Geleceği Beklemek Değil, Şekillendirmek
Tarhan’ın en çok altını çizdiği konulardan biri de pasif bir bekleyişin kimseye fayda getirmeyeceği. Geleceği izlemek yerine onu tasarlamak, şekillendirmek gerekiyor. Bunun için de öncelikle bireylerin ve kurumların “gelecek okuryazarlığı” kazanması şart.
Peki nedir bu gelecek okuryazarlığı? Basit bir tanımla, trendleri okuyabilmek, gelişmeleri analiz edebilmek ve farklı senaryoları öngörebilmek. Bu beceri sayesinde kişi ya da kurum, hem fırsatları görebiliyor hem de tehditlere karşı hazırlıklı olabiliyor. Tarhan bu yetkinliğin eğitim sisteminin bir parçası haline gelmesi gerektiğini savunuyor.
Zamanın Ruhu: Dijitalleşme, Yapay Zekâ ve Sürdürülebilirlik
Pandemiyle birlikte dijitalleşmenin ne kadar hayati olduğu tüm dünyada daha net anlaşıldı. Artık birçok iş modeli, iletişim yöntemi ve hatta toplumsal davranış şekli teknolojiyle iç içe geçmiş durumda. Bu dönüşümün en keskin yüzlerinden biri de yapay zekâ.
Tarhan, yapay zekâyı bir tehdit değil, bir araç olarak görüyor. Doğru kullanıldığında insan potansiyelini katlayan bir teknoloji olduğunu vurguluyor. Ancak burada yine bireylerin ve kurumların adaptasyon yeteneği devreye giriyor. Teknolojiye sadece maruz kalmak değil, onunla birlikte düşünmek, onunla birlikte üretmek gerekiyor.
Öte yandan gezegenin taşıma kapasitesinin sınırlarına dayandığı bu dönemde sürdürülebilirlik, sadece çevrecilerin değil, herkesin önceliği olmak zorunda. Tarhan’a göre yeşil ekonomi, döngüsel üretim ve sosyal sorumluluk gibi konular artık lüks değil, zorunluluk.

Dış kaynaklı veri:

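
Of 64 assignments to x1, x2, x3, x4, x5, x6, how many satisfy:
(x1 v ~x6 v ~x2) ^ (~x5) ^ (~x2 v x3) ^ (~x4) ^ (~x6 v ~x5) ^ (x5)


CNF with 6 clauses over 6 vars (64 assignments).
An assignment satisfies CNF iff every clause has >=1 true literal.
Check each row (bits = x1,x2,x3,x4,x5,x6; clause T/F shown):
  row 0 [000000]: clauses=TTTTTF -> 0
  row 1 [000001]: clauses=TTTTTF -> 0
  row 2 [000010]: clauses=TFTTTT -> 0
  row 3 [000011]: clauses=TFTTFT -> 0
  row 4 [000100]: clauses=TTTFTF -> 0
  (every remaining row is evaluated the same way; all 64 results are listed next)
Full result column, 8 rows per line (x1,x2,x3 fixed per line; x4,x5,x6 runs 000..111 left to right):
  rows 0-7 [x1,x2,x3=000]: 00000000  (ones: 0)
  rows 8-15 [x1,x2,x3=001]: 00000000  (ones: 0)
  rows 16-23 [x1,x2,x3=010]: 00000000  (ones: 0)
  rows 24-31 [x1,x2,x3=011]: 00000000  (ones: 0)
  rows 32-39 [x1,x2,x3=100]: 00000000  (ones: 0)
  rows 40-47 [x1,x2,x3=101]: 00000000  (ones: 0)
  rows 48-55 [x1,x2,x3=110]: 00000000  (ones: 0)
  rows 56-63 [x1,x2,x3=111]: 00000000  (ones: 0)
Satisfying assignments = 0+0+0+0+0+0+0+0 = 0

0


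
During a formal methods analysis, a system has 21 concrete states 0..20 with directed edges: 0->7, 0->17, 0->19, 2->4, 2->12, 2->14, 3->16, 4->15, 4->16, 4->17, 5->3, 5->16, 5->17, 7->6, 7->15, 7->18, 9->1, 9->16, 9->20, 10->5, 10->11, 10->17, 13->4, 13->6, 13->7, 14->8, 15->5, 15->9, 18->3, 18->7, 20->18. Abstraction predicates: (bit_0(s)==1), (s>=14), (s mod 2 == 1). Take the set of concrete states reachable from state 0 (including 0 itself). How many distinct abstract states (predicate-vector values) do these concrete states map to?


BFS from 0:
Concrete reachable: {0, 1, 3, 5, 6, 7, 9, 15, 16, 17, 18, 19, 20}
Abstract via predicates (bit_0(s)==1), (s>=14), (s mod 2 == 1):
  (0,0,0) <- {0, 6}
  (0,1,0) <- {16, 18, 20}
  (1,0,1) <- {1, 3, 5, 7, 9}
  (1,1,1) <- {15, 17, 19}
Distinct abstract states = 4

4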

Kurumlar da Yeniden Yapılanmalı
Değişim sadece bireysel düzeyde yaşanmıyor. Tarhan, şirketlerin ve kamu kurumlarının da bu dönüşüm çağında köklü bir yapılanmaya gitmesi gerektiğini söylüyor. Hiyerarşik yapılar yerini daha çevik, yatay organizasyonlara bırakmalı. Karar alma süreçleri daha demokratik, ekip yapıları daha esnek hale gelmeli.

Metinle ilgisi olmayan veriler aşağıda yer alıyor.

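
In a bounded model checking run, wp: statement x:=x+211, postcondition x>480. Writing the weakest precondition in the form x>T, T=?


Formula: wp(x:=E, P) = P[E/x] (substitute E for x in postcondition)
Step 1: Postcondition: x>480
Step 2: Substitute x+211 for x: x+211>480
Step 3: Solve for x: x > 480-211 = 269

269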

Aksi takdirde, bugünün kurumları yarının şartlarına ayak uyduramayacak. Tarhan bu noktada liderliğin de değiştiğine dikkat çekiyor. Artık liderler yalnızca karar veren değil, dinleyen, kapsayan ve ilham veren figürler olmalı.
Değişimle Dans Edenler Kazanacak
Fütüristlik, sadece geleceği tahmin etmek değil, onu anlamak ve yönlendirmekle ilgili. Ufuk Tarhan, bu bağlamda ilham verici bir figür olarak öne çıkıyor. Anlattıkları, bugün belirsizliklerle dolu bir dünyada yol haritası arayanlar için kıymetli bir kılavuz niteliğinde.
Değişimi reddedenler, görmezden gelenler ya da geç kalanlar için zaman acımasız. Ama onunla dans edebilenler, dalgayı yönlendirebilenler, dönüşümü sahiplenenler için yepyeni fırsatlar kapıda bekliyor. Çünkü artık mesele, ne bildiğin değil; ne kadar hızlı öğrenip, ne kadar hızlı adapte olabildiğin.